Single by The Impalas

from the album Sorry (I Ran All the Way Home)
- B-side: "Fool, Fool, Fool"
- Released: January 1959
- Genre: Doo-wop
- Length: 2:33
- Label: Cub
- Songwriter(s): Artie Zwirn, Harry Giosasi
- Producer(s): LeRoy Holmes

The Impalas singles chronology
|  | "Sorry (I Ran All the Way Home)" (1959) | "Oh, What a Fool" (1959) |

= Sorry (I Ran All the Way Home) =

"Sorry (I Ran All the Way Home)" is a song written by Artie Zwirn and Harry Giosasi and produced and arranged by LeRoy Holmes. The single was performed by New York-based doo-wop group The Impalas. It reached #2 on the U.S. pop chart, behind both The Happy Organ by Dave "Baby" Cortez and Kansas City by Wilbert Harrison. It also went to #14 on the U.S. R&B chart. Overseas, "Sorry (I Ran All the Way Home)" went to #28 on the UK Singles Chart in 1959. The song was featured on The Impalas' 1959 album, Sorry (I Ran All the Way Home).

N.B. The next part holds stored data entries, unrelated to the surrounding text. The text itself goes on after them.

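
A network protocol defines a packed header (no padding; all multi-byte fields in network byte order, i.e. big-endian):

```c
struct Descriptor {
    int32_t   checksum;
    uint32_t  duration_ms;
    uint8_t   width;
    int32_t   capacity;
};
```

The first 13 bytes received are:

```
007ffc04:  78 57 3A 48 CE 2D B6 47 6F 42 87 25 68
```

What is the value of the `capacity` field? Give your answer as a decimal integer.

`capacity` follows `checksum` (4 B), `duration_ms` (4 B), `width` (1 B), so it starts at offset 4 + 4 + 1 = 9 and occupies 4 bytes.
Bytes at offsets 9..12: 42 87 25 68.
Big-endian stores the most-significant byte at the lowest address.
The bytes are already most-significant first: 0x42872568.
0x42872568 = 1116153192.

1116153192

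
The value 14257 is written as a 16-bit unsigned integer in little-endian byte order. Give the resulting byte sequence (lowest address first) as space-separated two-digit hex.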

The song ranked #24 on Billboard's Year-End top 100 singles of 1959.

==Other versions==
- Guy Darrell and The Midniters, as a single in 1964, but it did not chart.
- Heinz, on his 1964 album, Tribute to Eddie.
- The Royal Showband Waterford, as the B-side to their 1964 single "Huckle Buck".
- Phil Orsi and The Little Kings, as a single in 1966, but it did not chart.